Der Musiker und sein Instrument: Lorenz Gömbi und die 1970 gebaute Orgel der Pfarrkirche St. Zeno. Foto: Huber

An der Orgel nagt der Zahn der Zeit

Isen - Die Orgel der Pfarrkirche St. Zeno in Isen muss gereinigt und renoviert werden. Das nötige Geld möchte die Pfarrei durch Spenden aufbringen.

Seit vier Jahrzehnten ist das Instrument des Grafinger Orgelbauers Anton Staller bei Gottesdiensten und Kirchenkonzerten im Einsatz, jetzt stehen Großputz und Überholung an.

„Hauptproblem ist die Verschmutzung“, sagt Kirchenmusiker Lorenz Gömbi. Der Staub, den Publikumsverkehr, Kerzen und Weihrauch verursachen, habe sich über die Jahre in den kleinsten Ritzen abgesetzt. „Ich bin davon überzeugt, dass die Orgel allein durch die Reinigung wieder an Klang gewinnt“, gibt sich Gömbi zuversichtlich.

Für die Generalreinigung müssen alle 1558 Metall- und Holzpfeifen ausgebaut werden. Um die Windversorgung wieder instand zu setzen, soll ein neuer Magazinball, der für die Regulierung und die Stabilisierung des Winddrucks nötig ist, eingebaut werden. Weiter sollen zerschlissene Bauteile an der Mechanik der Windlade ausgetauscht werden. Bevor das Instrument neu gestimmt wird, soll zudem die Tastatur aufgearbeitet werden. Mit 40 000 bis 60 000 Euro Sanierungskosten rechnet der Kirchenmusiker: „Die Summe variiert auch deswegen, weil noch nicht feststeht, ob wir auch die Elektrik ersetzen werden.“ Denn für die 30 Schleifenzylindermotoren gibt es keine Ersatzteile mehr. Deswegen, so Gömbi, sei zu überlegen, ob man nicht im Zuge der Generalsanierung gleich neue Motoren einbauen soll. „Sonst haben wir womöglich alles renoviert und dann geht etwas an der Elektrik kaputt“, gibt er zu bedenken.

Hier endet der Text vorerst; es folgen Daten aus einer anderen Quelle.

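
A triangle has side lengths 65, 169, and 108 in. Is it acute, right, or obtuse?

obtuse

Compare the square of the longest side to the sum of squares of the other two: 65² + 108² = 15889 < 28561 = 169².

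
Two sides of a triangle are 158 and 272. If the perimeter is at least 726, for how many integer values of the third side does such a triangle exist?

134

Triangle inequality: 114 < x < 430. Perimeter ≥ 726 gives x ≥ 726 − 158 − 272 = 296.
So 296 ≤ x < 430; integers 296 through 429: 134 values.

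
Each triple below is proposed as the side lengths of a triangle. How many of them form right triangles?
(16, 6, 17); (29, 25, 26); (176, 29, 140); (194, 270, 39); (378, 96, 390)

1

(16,6,17): 6²+16² = 292 > 289 = 17² → acute
(29,25,26): 25²+26² = 1301 > 841 = 29² → acute
(176,29,140): 29+140 ≤ 176, not a triangle
(194,270,39): 39+194 ≤ 270, not a triangle
(378,96,390): 96²+378² = 152100 = 390² → right
1 of the 5 is right.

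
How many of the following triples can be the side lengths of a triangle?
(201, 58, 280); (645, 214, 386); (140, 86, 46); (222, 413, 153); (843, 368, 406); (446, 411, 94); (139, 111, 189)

2

(58,201,280): 58+201 ≤ 280 → not valid
(214,386,645): 214+386 ≤ 645 → not valid
(46,86,140): 46+86 ≤ 140 → not valid
(153,222,413): 153+222 ≤ 413 → not valid
(368,406,843): 368+406 ≤ 843 → not valid
(94,411,446): 94+411 > 446 → valid
(111,139,189): 111+139 > 189 → valid
2 of the 7 triples form a triangle.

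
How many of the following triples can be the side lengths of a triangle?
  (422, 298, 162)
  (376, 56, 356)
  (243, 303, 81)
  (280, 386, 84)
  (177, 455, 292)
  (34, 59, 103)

(162,298,422): 162+298 > 422 → valid
(56,356,376): 56+356 > 376 → valid
(81,243,303): 81+243 > 303 → valid
(84,280,386): 84+280 ≤ 386 → not valid
(177,292,455): 177+292 > 455 → valid
(34,59,103): 34+59 ≤ 103 → not valid
4 of the 6 triples form a triangle.

4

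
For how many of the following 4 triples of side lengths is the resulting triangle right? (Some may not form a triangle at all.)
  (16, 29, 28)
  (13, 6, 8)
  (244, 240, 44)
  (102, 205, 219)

1

(16,29,28): 16²+28² = 1040 > 841 = 29² → acute
(13,6,8): 6²+8² = 100 < 169 = 13² → obtuse
(244,240,44): 44²+240² = 59536 = 244² → right
(102,205,219): 102²+205² = 52429 > 47961 = 219² → acute
1 of the 4 is right.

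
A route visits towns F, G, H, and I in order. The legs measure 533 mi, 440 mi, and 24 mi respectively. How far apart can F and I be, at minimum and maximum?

69 ≤ FI ≤ 997 mi

The maximum is all hops collinear in one direction: 533 + 440 + 24 = 997.
The longest hop is 533; the others sum to 464. Folding the others back against it leaves at least 533 − 464 = 69.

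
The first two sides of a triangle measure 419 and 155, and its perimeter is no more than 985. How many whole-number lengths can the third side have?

147

Triangle inequality: 264 < x < 574. Perimeter ≤ 985 gives x ≤ 985 − 419 − 155 = 411.
So 264 < x ≤ 411; integers 265 through 411: 147 values.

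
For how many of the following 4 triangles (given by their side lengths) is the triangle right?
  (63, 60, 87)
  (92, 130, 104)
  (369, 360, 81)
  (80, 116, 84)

3

(63,60,87): 60²+63² = 7569 = 87² → right
(92,130,104): 92²+104² = 19280 > 16900 = 130² → acute
(369,360,81): 81²+360² = 136161 = 369² → right
(80,116,84): 80²+84² = 13456 = 116² → right
3 of the 4 are right.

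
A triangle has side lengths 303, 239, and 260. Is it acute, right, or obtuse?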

Bevor eine der Orgelbaufirmen, bei denen die Pfarrei einen Kostenvoranschlag eingeholt hat, im nächsten Sommer mit den Arbeiten beginnen wird, soll ein Gespräch mit dem Orgelsachverständigen der Diözese, dem Freisinger Domkapellmeister Wolfgang Kiechle, stattfinden. Der Isener Kirchenmusiker erhofft sich Aussagen über den unbedingt nötigen Renovierungsumfang.

Dass sich eine Sanierung des 40 Jahre alten Instruments grundsätzlich lohnt, davon ist Gömbi überzeugt. Eine neue Orgel, wie sie ein Mitbewerber des Kirchenmusikers bereits vor zehn Jahren als Voraussetzung gefordert hatte, um überhaupt die Stelle anzutreten, ist seiner Meinung nach nicht nötig. Nicht nur weil eine Sanierung die günstigere Lösung sei - rund 350 000 Euro würde es kosten, eine vergleichbare Orgel zu erwerben -, sondern auch wegen der mehr als ausreichenden Qualität des Instruments. „Ich bin froh über die Orgel, weil sich mit ihr nicht nur eine vielfarbige Gemeindebegleitung, sondern auch vieles an künstlerischer Orgelmusik gestalten lässt. Aber nach vierzig Jahren ist eine Überholung einfach nötig.“

Lobende Worte findet der Organist für Anton Staller, aus dessen Werkstatt nicht nur die Isener Orgel, sondern mehrere Instrumente in der Region stammen. „Es ist eine Leistung von Staller, auf engstem Raum so viele Pfeifen unterzubringen“, sagt Gömbi. Allerdings habe die Klanggröße des Instruments zu Abstrichen in der Ausführung geführt, welche jetzt die Renovierung nötig machten.

Der Organist ist nicht bange, dass die Finanzierung klappt. „Ich bin überzeugt, dass die Pfarrgemeinde das stemmen wird“, sagt er. 14 000 Euro konnten bereits an Spenden eingenommen werden. Allein 500 Euro stammen von der jüngsten Pfarrversammlung, wo Gömbi zusammen mit Susanne Buchholz und Rosa Obermaier Lieder aus mehreren Jahrhunderten vorgetragen hatte. „Eine Orgel, die gleichberechtigter Partner in der Gottesdienstgestaltung sein soll, muss klingen“, sagt Gömbi. Und er ist sich sicher, dass die Pfarrgemeinde durch ihre Spenden der Orgel wieder zu diesem Klang verhilft.